Utterly delicious stew that even my kids enjoy!

Ingredients

  • 3 Tablespoons Olive Oil
  • 1 Tablespoon Butter
  • 2 pounds Stew Meat
  • 1 whole Onion, Diced
  • 3 cloves Garlic, Minced
  • 4 cups Chicken Stock
  • 1 Tablespoon Worcestershire Sauce
  • 2 Tablespoons Tomato Paste
  • ½ teaspoons Dried Thyme Leaves
  • 1 whole Bay Leaf
  • ½ teaspoons Salt
  • Ground Black Pepper
  • 4 whole Carrots, Washed, Peeled And Sliced
  • 4 whole Potatoes, Cut To Bite Size
  • 3 stalks Celery, Sliced
  • Minced Parsley

Preparation

Heat ollive oil and butter in a Dutch oven over medium high heat. Brown the meat in multiple batches to avoid overcrowding the pan. Remove each batch to a plate.

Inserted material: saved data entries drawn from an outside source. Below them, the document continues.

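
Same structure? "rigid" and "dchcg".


Pattern of "rigid": [0, 1, 2, 1, 3]
Pattern of "dchcg": [0, 1, 2, 1, 3]
Patterns match
Same pattern = Yes


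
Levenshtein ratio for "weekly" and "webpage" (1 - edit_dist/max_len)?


Word 1: "weekly" (length 6)
Word 2: "webpage" (length 7)
One optimal edit sequence:
  1. keep 'w'
  2. keep 'e'
  3. insert 'b'  (+1)
  4. substitute 'e' -> 'p'  (+1)
  5. substitute 'k' -> 'a'  (+1)
  6. substitute 'l' -> 'g'  (+1)
  7. substitute 'y' -> 'e'  (+1)
Edit distance = 5
Max length = max(6, 7) = 7
Similarity = 1 - 5/7
= 0.2857


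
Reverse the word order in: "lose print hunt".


Original: "lose print hunt"
Words (1..n): lose | print | hunt
Reversed (n..1): hunt | print | lose
Result = "hunt print lose"


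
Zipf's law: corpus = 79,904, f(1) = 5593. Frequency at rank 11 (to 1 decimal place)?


Zipf's law: f(r) = f(1) / r
f(1) = 5593
f(11) = 5593 / 11
= 508.5 occurrences


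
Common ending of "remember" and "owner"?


Word 1: "remember"
Word 2: "owner"
Comparing from end:
  Pos -1: 'r' == 'r'
  Pos -2: 'e' == 'e'
  Pos -3: 'b' != 'n' (stop)
LCS = "er" (length 2)


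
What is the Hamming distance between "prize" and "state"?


Comparing character by character (same length = 5):
  Pos 0: 'p' vs 's' !=
  Pos 1: 'r' vs 't' !=
  Pos 2: 'i' vs 'a' !=
  Pos 3: 'z' vs 't' !=
  Pos 4: 'e' vs 'e' =
Hamming distance = 4


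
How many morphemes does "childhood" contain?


Word: "childhood"
Morphemes: child | -hood
Each morpheme carries meaning
= 2 morphemes


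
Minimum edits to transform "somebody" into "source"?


Word 1: "somebody" (length 8)
Word 2: "source" (length 6)
One optimal edit sequence (insert/delete/substitute each cost 1):
  1. keep 's'
  2. keep 'o'
  3. delete 'm'  (+1)
  4. delete 'e'  (+1)
  5. substitute 'b' -> 'u'  (+1)
  6. substitute 'o' -> 'r'  (+1)
  7. substitute 'd' -> 'c'  (+1)
  8. substitute 'y' -> 'e'  (+1)
Total edit operations: 6
Edit distance = 6


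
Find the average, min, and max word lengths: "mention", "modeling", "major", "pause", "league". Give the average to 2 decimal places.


Lengths: "mention"=7, "modeling"=8, "major"=5, "pause"=5, "league"=6
Sum = 31, Count = 5
Average = 31/5 = 6.20
= avg=6.20, min=5, max=8


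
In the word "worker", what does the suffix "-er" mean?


Suffix: -er
Example: worker = work + -er
Meaning = one who / more


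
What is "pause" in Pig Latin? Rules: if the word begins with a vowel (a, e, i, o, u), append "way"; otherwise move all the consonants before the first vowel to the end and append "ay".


Word: "pause"
Starts with consonant(s) → move to end, add 'ay'
Consonant cluster: "p"
Pig Latin = "ausepay"


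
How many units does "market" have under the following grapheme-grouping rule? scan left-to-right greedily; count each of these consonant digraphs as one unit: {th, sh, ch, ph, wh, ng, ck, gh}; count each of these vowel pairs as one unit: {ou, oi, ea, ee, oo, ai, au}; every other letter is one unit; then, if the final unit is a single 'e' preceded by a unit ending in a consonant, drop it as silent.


Word: "market" (6 letters)
Left-to-right scan:
  (1) 'm' (letter)
  (2) 'a' (letter)
  (3) 'r' (letter)
  (4) 'k' (letter)
  (5) 'e' (letter)
  (6) 't' (letter)
Units from scan: 6
Sound units = 6 units


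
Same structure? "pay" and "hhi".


Pattern of "pay": [0, 1, 2]
Pattern of "hhi": [0, 0, 1]
Patterns do not match
Same pattern = No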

Reduce heat to medium and add onion and garlic. Cook 2–3 minutes until onion is brown. Add stock, Worcestershire sauce, tomato paste, thyme, bay leaf, salt and pepper. Bring to a boil. Cover and simmer for 2 hours, checking occasionally.

After 2 hours, stir in carrots, potatoes, and celery. Add more stock if you want it brothier. Cover and simmer 15–25 minutes until vegetables are tender. Taste and adjust seasoning as desired.

Sprinkle parsley over the top and serve with crusty bread.